Barabbas is a 1961 film expanding on the career of Barabbas, from the Christian Passion narrative in the Gospel of Mark and other gospels. It starred Anthony Quinn as Barabbas, with Silvana Mangano, Katy Jurado, Arthur Kennedy, Harry Andrews, Ernest Borgnine, Vittorio Gassman, and Jack Palance, and was distributed by Columbia Pictures. The film, conceived as a grand Roman epic, was based on the Nobel-Prize winning novel Barabbas (1950) by Pär Lagerkvist. A previous film version of the novel, in Swedish, had been made in 1953.
The film of Lagerkvist's novel was directed by Richard Fleischer and shot in Rome under the supervision of producer Dino De Laurentiis. It included many spectacular scenes, including a battle of gladiators in a Cinecittà mock-up of the Colosseum, and a final crucifixion shot during a real eclipse of the sun.
The music score by Mario Nascimbene contained a stark experimental component—what the composer himself called 'new sounds', in order to demonstrate the eclipse as a supernatural event in the Judean age (see liner notes of CD of original soundtracks of Alexander the Great and Barabbas, music composed, orchestrated and conducted by Mario Nascimbene).
Shortly before the crucifixion of Christ, Pontius Pilate (Arthur Kennedy) offers to release either Jesus Christ or Barabbas in keeping with the local custom. As the Bible story goes, Barabbas is the one the crowd chooses.

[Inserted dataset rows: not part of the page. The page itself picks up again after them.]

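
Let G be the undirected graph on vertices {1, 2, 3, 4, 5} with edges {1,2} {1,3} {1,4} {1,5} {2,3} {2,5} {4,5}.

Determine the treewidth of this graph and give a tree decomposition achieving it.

Treewidth 2.
One optimal decomposition is:
Bags: B1 = {1, 2, 3}  B2 = {1, 2, 5}  B3 = {1, 4, 5}
Tree: B1–B2, B2–B3

The largest bag has 3 vertices, giving width 2; this decomposition certifies tw(G) ≤ 2. On the other hand G contains the 3-clique {1, 2, 3}. A clique must lie in a single bag of any decomposition, so no decomposition can have width below 2. Therefore the treewidth is 2.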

Barabbas leaves and returns to his friends. His friends are glad to see him, but Barabbas wants to know where his lover Rachel is (Silvana Mangano). They inform him that Rachel had changed while he was away, and was following the teachings of Christ. Rachel soon returns, but she is not overjoyed to see Barabbas again. During their reunion Christ is crucified. As Christ dies the sky turns dark. Shaken by this, Barabbas goes to witness the crucifixion. Afterwards he goes to witness Christ being sealed in the tomb. On the third morning Barabbas goes to the tomb to find the tomb open, and Christ gone. Rachel tells him that Christ has risen, but Barabbas dismisses this as illusion, or that his followers had taken his body. He goes to see the apostle Peter and Christ's other followers to demand what happened to the body - they do not know where he is but do believe he is risen. Rachel begins to teach others in Jerusalem about Christ and an impending, fiery end of the world. Soon, Rachel's teachings lead to her being stoned to death by the same men who had Jesus crucified. When Barabbas comes across them later while robbing a caravan, he assaults one of the men. For this, Barabbas is arrested by the Roman authorities. Pilate decides not to execute Barabbas, but instead sentences him to a life sentence in the sulfur mines of Sicily.